A pilot never forgets how he became one and central to that memory is the aircraft that he trained with in his early flying years. Many who fly the skies around the world today began their flying on one particular make of aircraft, the Cessna. There's the Cessna 152 (called the C152) and there's the Cessna 172 Skyhawk (called the C172).The C152 is an ideal trainer since it is a side-by-side two-seater while the C172 is a four-seater and is therefore more popular with flyers.
The C152 was introduced in 1977 and production stopped in 1985. It is designed exactly like the C172 except that it is smaller.It also has an aerobatic version called the Aerobat for more advanced flying. Powered by a 110hp engine, it is a pleasant aircraft to fly. It takes off fairly quickly and the controls are so light that one feels that he is flying a toy. It is one of the aircraft types I flew as a student pilot and I certainly have fond memories of it.
For most of my flying training and recreational flying in the subsequent years, it was the C172 Skyhawk that I dearly love as my personal steed. Not many call it the Skyhawk, probably because that name also belongs to a jet fighter-bomber used in many air forces.
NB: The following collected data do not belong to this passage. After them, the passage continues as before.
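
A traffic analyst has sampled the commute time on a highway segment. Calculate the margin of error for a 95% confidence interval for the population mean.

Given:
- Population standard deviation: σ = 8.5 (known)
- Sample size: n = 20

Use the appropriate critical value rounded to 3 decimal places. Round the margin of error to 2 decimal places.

The population standard deviation σ is known, so use the z-interval margin of error formula.

For 95% confidence, z* = 1.96 (from standard normal table)

Margin of error formula for z-interval: E = z* × σ/√n

E = 1.96 × 8.5/√20
  = 1.96 × 1.900658
  = 3.7253

Rounded to 2 decimal places:

3.73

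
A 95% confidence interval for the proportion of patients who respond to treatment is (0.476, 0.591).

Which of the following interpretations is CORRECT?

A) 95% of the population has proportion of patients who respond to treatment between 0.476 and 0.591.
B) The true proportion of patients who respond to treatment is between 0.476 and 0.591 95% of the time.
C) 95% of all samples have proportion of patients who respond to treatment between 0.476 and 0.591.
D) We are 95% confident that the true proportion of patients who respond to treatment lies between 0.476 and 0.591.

A confidence interval represents our confidence in the procedure, not a probability statement about the parameter.

Key concept: If we repeated this sampling process many times and computed a 95% CI each time, about 95% of those intervals would contain the true population parameter.

For this specific interval (0.476, 0.591):
- Midpoint (point estimate): 0.5335
- Margin of error: 0.0575

The correct interpretation is the one stating confidence that the true parameter lies in the interval — option D.

D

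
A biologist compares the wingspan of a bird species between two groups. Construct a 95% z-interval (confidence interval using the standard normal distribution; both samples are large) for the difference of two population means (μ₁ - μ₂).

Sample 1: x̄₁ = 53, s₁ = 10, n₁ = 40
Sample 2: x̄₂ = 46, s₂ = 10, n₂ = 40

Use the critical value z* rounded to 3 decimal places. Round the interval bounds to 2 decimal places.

Both samples are large (n₁ = 40 ≥ 30, n₂ = 40 ≥ 30), so a z-interval for the difference of means applies.

Point estimate: x̄₁ - x̄₂ = 53 - 46 = 7

Standard error: SE = √(s₁²/n₁ + s₂²/n₂)
= √(10²/40 + 10²/40)
= √(2.500000 + 2.500000)
= 2.236068

For 95% confidence, z* = 1.96 (from standard normal table)
Margin of error: E = z* × SE = 1.96 × 2.236068 = 4.3827

Z-interval: (x̄₁ - x̄₂) ± E = 7 ± 4.3827 = (2.6173, 11.3827)

Rounded to 2 decimal places:

(2.62, 11.38)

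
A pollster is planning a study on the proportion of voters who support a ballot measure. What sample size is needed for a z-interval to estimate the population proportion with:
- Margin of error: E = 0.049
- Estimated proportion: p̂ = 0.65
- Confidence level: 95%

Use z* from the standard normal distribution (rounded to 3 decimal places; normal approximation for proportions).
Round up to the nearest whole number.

Using z* for proportion z-interval (normal approximation).

For 95% confidence, z* = 1.96 (from standard normal table)

Sample size formula for proportion z-interval: n = z*²p̂(1-p̂)/E²

n = 1.96² × 0.65 × 0.35 / 0.049²
  = 3.8416 × 0.2275 / 0.002401
  = 364 (exactly)

This is already a whole number, so no rounding up is needed: n = 364

364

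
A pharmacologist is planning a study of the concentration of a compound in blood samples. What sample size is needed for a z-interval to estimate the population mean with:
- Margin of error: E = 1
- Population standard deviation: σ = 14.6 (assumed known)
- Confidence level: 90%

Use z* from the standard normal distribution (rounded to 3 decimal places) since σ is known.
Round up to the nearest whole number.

Using z* since population σ is known (z-interval formula).

For 90% confidence, z* = 1.645 (from standard normal table)

Sample size formula for z-interval: n = (z*σ/E)²

n = (1.645 × 14.6 / 1)²
  = (24.017000)²
  = 576.8163

Round up to the nearest whole number: n = 577

577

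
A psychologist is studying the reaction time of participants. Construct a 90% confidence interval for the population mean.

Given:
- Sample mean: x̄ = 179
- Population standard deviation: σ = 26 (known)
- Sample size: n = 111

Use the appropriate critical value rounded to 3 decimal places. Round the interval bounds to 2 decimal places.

The population standard deviation σ is known, so use a z-interval (standard normal critical value).

For 90% confidence, z* = 1.645 (from standard normal table)

Standard error: SE = σ/√n = 26/√111 = 2.467811

Margin of error: E = z* × SE = 1.645 × 2.467811 = 4.0595

Z-interval: x̄ ± E = 179 ± 4.0595 = (174.9405, 183.0595)

Rounded to 2 decimal places:

(174.94, 183.06)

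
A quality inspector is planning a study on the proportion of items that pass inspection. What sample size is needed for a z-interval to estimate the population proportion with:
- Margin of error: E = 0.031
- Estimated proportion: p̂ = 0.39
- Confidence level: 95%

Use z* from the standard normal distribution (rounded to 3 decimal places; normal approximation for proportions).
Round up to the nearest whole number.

Using z* for proportion z-interval (normal approximation).

For 95% confidence, z* = 1.96 (from standard normal table)

Sample size formula for proportion z-interval: n = z*²p̂(1-p̂)/E²

n = 1.96² × 0.39 × 0.61 / 0.031²
  = 3.8416 × 0.2379 / 0.000961
  = 951.0059

Round up to the nearest whole number: n = 952

952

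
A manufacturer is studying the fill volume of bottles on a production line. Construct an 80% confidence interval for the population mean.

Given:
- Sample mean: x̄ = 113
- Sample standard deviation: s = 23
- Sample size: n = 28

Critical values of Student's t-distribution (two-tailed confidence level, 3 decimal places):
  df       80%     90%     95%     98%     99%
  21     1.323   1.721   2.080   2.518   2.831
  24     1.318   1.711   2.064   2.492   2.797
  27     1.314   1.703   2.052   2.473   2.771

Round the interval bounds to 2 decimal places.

The population standard deviation σ is unknown (only the sample standard deviation s is given), so use a t-interval with df = n - 1 = 28 - 1 = 27.

For 80% confidence with df = 27, t* = 1.314 (from t-table)

Standard error: SE = s/√n = 23/√28 = 4.346591

Margin of error: E = t* × SE = 1.314 × 4.346591 = 5.7114

T-interval: x̄ ± E = 113 ± 5.7114 = (107.2886, 118.7114)

Rounded to 2 decimal places:

(107.29, 118.71)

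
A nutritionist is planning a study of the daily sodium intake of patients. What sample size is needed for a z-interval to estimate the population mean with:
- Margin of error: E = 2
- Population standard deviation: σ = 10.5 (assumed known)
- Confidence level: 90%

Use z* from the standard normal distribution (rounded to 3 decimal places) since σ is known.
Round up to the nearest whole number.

Using z* since population σ is known (z-interval formula).

For 90% confidence, z* = 1.645 (from standard normal table)

Sample size formula for z-interval: n = (z*σ/E)²

n = (1.645 × 10.5 / 2)²
  = (8.636250)²
  = 74.5848

Round up to the nearest whole number: n = 75

75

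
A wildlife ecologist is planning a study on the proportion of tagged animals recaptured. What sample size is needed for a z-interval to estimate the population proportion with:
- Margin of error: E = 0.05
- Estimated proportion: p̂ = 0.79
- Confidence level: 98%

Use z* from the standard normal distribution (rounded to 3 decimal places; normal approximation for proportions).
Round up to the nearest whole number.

Using z* for proportion z-interval (normal approximation).

For 98% confidence, z* = 2.326 (from standard normal table)

Sample size formula for proportion z-interval: n = z*²p̂(1-p̂)/E²

n = 2.326² × 0.79 × 0.21 / 0.05²
  = 5.410276 × 0.1659 / 0.0025
  = 359.0259

Round up to the nearest whole number: n = 360

360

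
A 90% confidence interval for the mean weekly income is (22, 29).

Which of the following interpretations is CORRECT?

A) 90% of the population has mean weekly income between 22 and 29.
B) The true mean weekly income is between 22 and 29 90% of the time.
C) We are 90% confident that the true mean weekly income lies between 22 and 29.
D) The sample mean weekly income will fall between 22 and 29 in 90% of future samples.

A confidence interval represents our confidence in the procedure, not a probability statement about the parameter.

Key concept: If we repeated this sampling process many times and computed a 90% CI each time, about 90% of those intervals would contain the true population parameter.

For this specific interval (22, 29):
- Midpoint (point estimate): 25.5
- Margin of error: 3.5

The correct interpretation is the one stating confidence that the true parameter lies in the interval — option C.

C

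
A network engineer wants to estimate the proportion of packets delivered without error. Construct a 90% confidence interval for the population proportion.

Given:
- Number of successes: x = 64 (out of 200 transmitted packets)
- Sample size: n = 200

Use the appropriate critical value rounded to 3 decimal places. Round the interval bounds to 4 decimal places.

Sample proportion: p̂ = 64/200 = 0.320000

Check conditions for normal approximation:
  np̂ = 64 ≥ 10 ✓
  n(1-p̂) = 136 ≥ 10 ✓

The sample is large enough, so use a z-interval (normal approximation) for the proportion.

For 90% confidence, z* = 1.645 (from standard normal table)

Standard error: SE = √(p̂(1-p̂)/n) = √(0.320000×0.680000/200) = 0.03298485

Margin of error: E = z* × SE = 1.645 × 0.03298485 = 0.054260

Z-interval: p̂ ± E = 0.320000 ± 0.054260 = (0.265740, 0.374260)

Rounded to 4 decimal places:

(0.2657, 0.3743)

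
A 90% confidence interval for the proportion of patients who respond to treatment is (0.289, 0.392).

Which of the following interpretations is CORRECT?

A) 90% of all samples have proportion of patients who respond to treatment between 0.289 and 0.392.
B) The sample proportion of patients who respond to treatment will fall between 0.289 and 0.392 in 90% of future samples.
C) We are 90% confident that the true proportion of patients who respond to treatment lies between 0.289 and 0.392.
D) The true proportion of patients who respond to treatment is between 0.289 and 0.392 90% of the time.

A confidence interval represents our confidence in the procedure, not a probability statement about the parameter.

Key concept: If we repeated this sampling process many times and computed a 90% CI each time, about 90% of those intervals would contain the true population parameter.

For this specific interval (0.289, 0.392):
- Midpoint (point estimate): 0.3405
- Margin of error: 0.0515

The correct interpretation is the one stating confidence that the true parameter lies in the interval — option C.

C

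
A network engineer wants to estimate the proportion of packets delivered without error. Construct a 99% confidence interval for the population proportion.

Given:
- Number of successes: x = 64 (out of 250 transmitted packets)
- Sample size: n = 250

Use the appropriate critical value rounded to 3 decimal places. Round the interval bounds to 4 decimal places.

Sample proportion: p̂ = 64/250 = 0.256000

Check conditions for normal approximation:
  np̂ = 64 ≥ 10 ✓
  n(1-p̂) = 186 ≥ 10 ✓

The sample is large enough, so use a z-interval (normal approximation) for the proportion.

For 99% confidence, z* = 2.576 (from standard normal table)

Standard error: SE = √(p̂(1-p̂)/n) = √(0.256000×0.744000/250) = 0.02760174

Margin of error: E = z* × SE = 2.576 × 0.02760174 = 0.071102

Z-interval: p̂ ± E = 0.256000 ± 0.071102 = (0.184898, 0.327102)

Rounded to 4 decimal places:

(0.1849, 0.3271)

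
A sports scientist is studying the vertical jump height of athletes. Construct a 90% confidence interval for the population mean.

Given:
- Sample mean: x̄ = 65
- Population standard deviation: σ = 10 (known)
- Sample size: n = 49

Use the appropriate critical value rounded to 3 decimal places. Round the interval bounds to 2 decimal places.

The population standard deviation σ is known, so use a z-interval (standard normal critical value).

For 90% confidence, z* = 1.645 (from standard normal table)

Standard error: SE = σ/√n = 10/√49 = 1.428571

Margin of error: E = z* × SE = 1.645 × 1.428571 = 2.3500

Z-interval: x̄ ± E = 65 ± 2.3500 = (62.6500, 67.3500)

Rounded to 2 decimal places:

(62.65, 67.35)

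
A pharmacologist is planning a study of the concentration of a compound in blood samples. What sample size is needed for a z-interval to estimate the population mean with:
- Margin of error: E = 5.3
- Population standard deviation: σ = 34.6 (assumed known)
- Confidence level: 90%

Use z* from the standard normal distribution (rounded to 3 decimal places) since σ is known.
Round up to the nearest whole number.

Using z* since population σ is known (z-interval formula).

For 90% confidence, z* = 1.645 (from standard normal table)

Sample size formula for z-interval: n = (z*σ/E)²

n = (1.645 × 34.6 / 5.3)²
  = (10.739057)²
  = 115.3273

Round up to the nearest whole number: n = 116

116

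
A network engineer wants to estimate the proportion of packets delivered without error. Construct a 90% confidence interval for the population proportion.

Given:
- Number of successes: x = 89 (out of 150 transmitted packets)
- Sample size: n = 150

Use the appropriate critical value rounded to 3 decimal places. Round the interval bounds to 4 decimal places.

Sample proportion: p̂ = 89/150 = 0.593333

Check conditions for normal approximation:
  np̂ = 89 ≥ 10 ✓
  n(1-p̂) = 61 ≥ 10 ✓

The sample is large enough, so use a z-interval (normal approximation) for the proportion.

For 90% confidence, z* = 1.645 (from standard normal table)

Standard error: SE = √(p̂(1-p̂)/n) = √(0.593333×0.406667/150) = 0.04010726

Margin of error: E = z* × SE = 1.645 × 0.04010726 = 0.065976

Z-interval: p̂ ± E = 0.593333 ± 0.065976 = (0.527357, 0.659310)

Rounded to 4 decimal places:

(0.5274, 0.6593)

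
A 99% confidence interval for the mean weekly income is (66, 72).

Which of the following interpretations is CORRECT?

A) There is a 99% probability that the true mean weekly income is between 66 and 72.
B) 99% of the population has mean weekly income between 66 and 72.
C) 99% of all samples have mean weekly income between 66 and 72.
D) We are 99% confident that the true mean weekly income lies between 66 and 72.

A confidence interval represents our confidence in the procedure, not a probability statement about the parameter.

Key concept: If we repeated this sampling process many times and computed a 99% CI each time, about 99% of those intervals would contain the true population parameter.

For this specific interval (66, 72):
- Midpoint (point estimate): 69
- Margin of error: 3

The correct interpretation is the one stating confidence that the true parameter lies in the interval — option D.

D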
The C172 is a most forgiving aircraft which makes it suitable for new pilots especially when they make heavy or bouncy landings. Having its wings above the fuselage gives it more stability and the view of the ground below is as unrestricted as it can be. When dropping parajumpers off, the aircraft is flown with the right hand side door removed and still the aircraft is manageable with acceptable wind intrusion and noise.
Introduced in 1955, the C172 is still in production and came with various powerplants of between 145hp to 180hp. There was also a retractable gear version called the Cutlass. Having flown several versions of the C172, I have got used to the high wing concept. Though the low-winged Pipers are more thrilling as they make me feel like I am flying a Spitfire or something, I still would choose the C172 for its practical design and simplicity of operation.
It is a sheer pleasure when about to begin a flight to just hear the strain of the starter motor as the propellor turns in sharp movements before the Lycoming engine sputters to life in a wisp of exhaust smoke and then settles down into a regular rhythm. Like the fuel that is being sucked in a constant flow from the wing tanks into the engine, the pilot's own adrenaline likewise flows!